The huge swell in global pressure has left
the Israeli government and Prime Minister Benjamin Netanyahu deeply isolated,
if not yet bowed, mainly because it still has the support of its staunchest
ally, the US.
This time, though, Israel faces a rare
break with Washington. The Biden administration is circulating a draft
resolution in the
UN Security Council that would warn the Israeli military not
to carry out a ground offensive in Rafah, near Egypt, where more than one
million Palestinian refugees are sheltering. It would also call for a temporary
ceasefire as soon as practical.
“It is a big problem for the Israeli
government because it has previously been able to hide behind the protection of
the US,” said Martin Indyk, a former US ambassador to Israel. “But now Biden is
signaling that
Netanyahu can no longer take that protection for granted.”
“There is a broader context of condemnation
by international public opinion, which is unprecedented in breadth and depth,
and which has spread to the US,” Indyk said. “The Democratic Party’s
progressive, youth, and Arab-American constituencies have all become angry and
harshly critical of Biden for his support of Israel.”
Until now, President Joe Biden has not
allowed international or domestic pressure to sway him. On Tuesday, the US
defaulted to a familiar role, invoking its veto in the Security Council to
block a resolution sponsored by Algeria, calling for an immediate ceasefire in
Gaza. It was the third time during the Israel war on Gaza that the US vetoed a
resolution putting pressure on Israel.
Since the UN was established in 1945, three
years before the state of Israel, the US has used its veto more than 40 times
to shield Israel from the Security Council. In the UN General Assembly, where
the Americans are just another vote, resolutions against Israel are
commonplace. Last December, the assembly voted 153-10, with 23 abstentions, for
an immediate ceasefire.
“As far as Israelis are concerned, these
organizations are stacked against us,” said Michael Oren, a former Israeli
ambassador to the US, spoke of the UN, the ICJ, and other bodies. “What they do
does not impact us strategically, tactically or operationally.”
But Oren acknowledged that any break with
the US, its largest supplier of weapons, powerful political ally, and principal
international defender, would be a “a whole different kettle of fish.”
While Israel has been under heavy pressure
since the opening days of its offensive in Gaza, the chorus of voices from
foreign capitals has grown thunderous in recent days. In London, the opposition
Labour Party called for an immediate ceasefire Tuesday, shifting its position
from that of the governing Conservative Party under pressure from its members
and other opposition parties.
Even Prince William, the 41-year-old heir
to the British throne, called “for an end to the fighting as soon as possible,”

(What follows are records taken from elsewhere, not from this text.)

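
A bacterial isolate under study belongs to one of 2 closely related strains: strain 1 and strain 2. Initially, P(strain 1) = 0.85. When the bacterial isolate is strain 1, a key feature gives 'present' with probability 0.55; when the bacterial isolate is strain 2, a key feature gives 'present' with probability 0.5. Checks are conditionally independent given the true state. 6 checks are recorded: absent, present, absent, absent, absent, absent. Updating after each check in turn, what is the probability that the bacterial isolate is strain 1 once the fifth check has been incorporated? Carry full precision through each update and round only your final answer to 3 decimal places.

After 'absent': P(strain 1) = 0.45·0.8500 / (0.45·0.8500 + 0.5·0.1500) ≈ 0.8361
After 'present': P(strain 1) = 0.55·0.8361 / (0.55·0.8361 + 0.5·0.1639) ≈ 0.8487
After 'absent': P(strain 1) = 0.45·0.8487 / (0.45·0.8487 + 0.5·0.1513) ≈ 0.8347
After 'absent': P(strain 1) = 0.45·0.8347 / (0.45·0.8347 + 0.5·0.1653) ≈ 0.8196
After 'absent': P(strain 1) = 0.45·0.8196 / (0.45·0.8196 + 0.5·0.1804) ≈ 0.8035

0.804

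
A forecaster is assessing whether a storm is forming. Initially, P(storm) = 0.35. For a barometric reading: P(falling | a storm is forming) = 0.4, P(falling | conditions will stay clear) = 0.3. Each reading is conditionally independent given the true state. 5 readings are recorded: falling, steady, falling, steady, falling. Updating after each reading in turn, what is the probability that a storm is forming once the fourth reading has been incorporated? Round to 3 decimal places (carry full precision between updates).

Each posterior becomes the prior for the next update.
After 'falling': P(storm) = 0.4·0.3500 / (0.4·0.3500 + 0.3·0.6500) ≈ 0.4179
After 'steady': P(storm) = 0.6·0.4179 / (0.6·0.4179 + 0.7·0.5821) ≈ 0.3810
After 'falling': P(storm) = 0.4·0.3810 / (0.4·0.3810 + 0.3·0.6190) ≈ 0.4507
After 'steady': P(storm) = 0.6·0.4507 / (0.6·0.4507 + 0.7·0.5493) ≈ 0.4129

0.413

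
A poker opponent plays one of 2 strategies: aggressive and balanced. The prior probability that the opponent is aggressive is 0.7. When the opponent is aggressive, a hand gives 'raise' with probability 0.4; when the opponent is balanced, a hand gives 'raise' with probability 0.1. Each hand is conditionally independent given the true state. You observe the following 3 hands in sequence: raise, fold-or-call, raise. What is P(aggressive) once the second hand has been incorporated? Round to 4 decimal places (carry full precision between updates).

0.8615

After 'raise': P(aggressive) = 0.4·0.7000 / (0.4·0.7000 + 0.1·0.3000) ≈ 0.9032
After 'fold-or-call': P(aggressive) = 0.6·0.9032 / (0.6·0.9032 + 0.9·0.0968) ≈ 0.8615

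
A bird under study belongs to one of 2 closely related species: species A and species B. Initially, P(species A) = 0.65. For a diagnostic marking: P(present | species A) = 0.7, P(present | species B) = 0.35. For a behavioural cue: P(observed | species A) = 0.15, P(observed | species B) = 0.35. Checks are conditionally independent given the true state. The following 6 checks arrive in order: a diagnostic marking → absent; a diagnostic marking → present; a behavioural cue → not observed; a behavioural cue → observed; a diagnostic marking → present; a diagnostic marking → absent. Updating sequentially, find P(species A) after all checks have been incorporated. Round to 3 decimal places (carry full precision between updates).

0.470

Apply Bayes' rule sequentially, carrying P(species A) forward.
After a diagnostic marking='absent': P(species A) = 0.3·0.6500 / (0.3·0.6500 + 0.65·0.3500) ≈ 0.4615
After a diagnostic marking='present': P(species A) = 0.7·0.4615 / (0.7·0.4615 + 0.35·0.5385) ≈ 0.6316
After a behavioural cue='not observed': P(species A) = 0.85·0.6316 / (0.85·0.6316 + 0.65·0.3684) ≈ 0.6915
After a behavioural cue='observed': P(species A) = 0.15·0.6915 / (0.15·0.6915 + 0.35·0.3085) ≈ 0.4900
After a diagnostic marking='present': P(species A) = 0.7·0.4900 / (0.7·0.4900 + 0.35·0.5100) ≈ 0.6577
After a diagnostic marking='absent': P(species A) = 0.3·0.6577 / (0.3·0.6577 + 0.65·0.3423) ≈ 0.4700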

a rare intervention into geopolitics by a member of a royal family that usually
steers clear of such issues. “Too many have been killed,” William said in a
statement Tuesday.
Perhaps the most striking display of
Israel’s isolation is at the ICJ in The Hague, where representatives of 52
countries are lining up to this week offer arguments in a case examining the
legality of Israel’s “occupation, settlement and annexation” of Palestinian
territories, including the
West Bank and east Jerusalem. Most have been
scathingly critical of Israel.
South Africa likened Israel’s treatment of
the Palestinians to an “extreme form of apartheid.” The South African
government has brought a separate case at the court accusing Israel of genocide
in Gaza.
On Wednesday, the US once again came to
Israel’s defense, imploring the court not to issue a ruling that Israel must
withdraw unconditionally from these territories. A State Department lawyer,
Richard C. Visek, argued that this would make a peace settlement between Israel
and the Palestinians even more elusive because it would not take Israel’s
security into account.
But America’s was a lonely voice, with only
Britain offering a similar argument.
“The truth is the very opposite,” said
Philippe Sands, a human rights lawyer who spoke on behalf of the Palestinians.
Noting that the court had already confirmed the Palestinian right to
self-determination, he said, “The function of this court, of these judges, of
you, is to state the law: to spell out the legal rights and obligations that
will allow a just solution in the future.”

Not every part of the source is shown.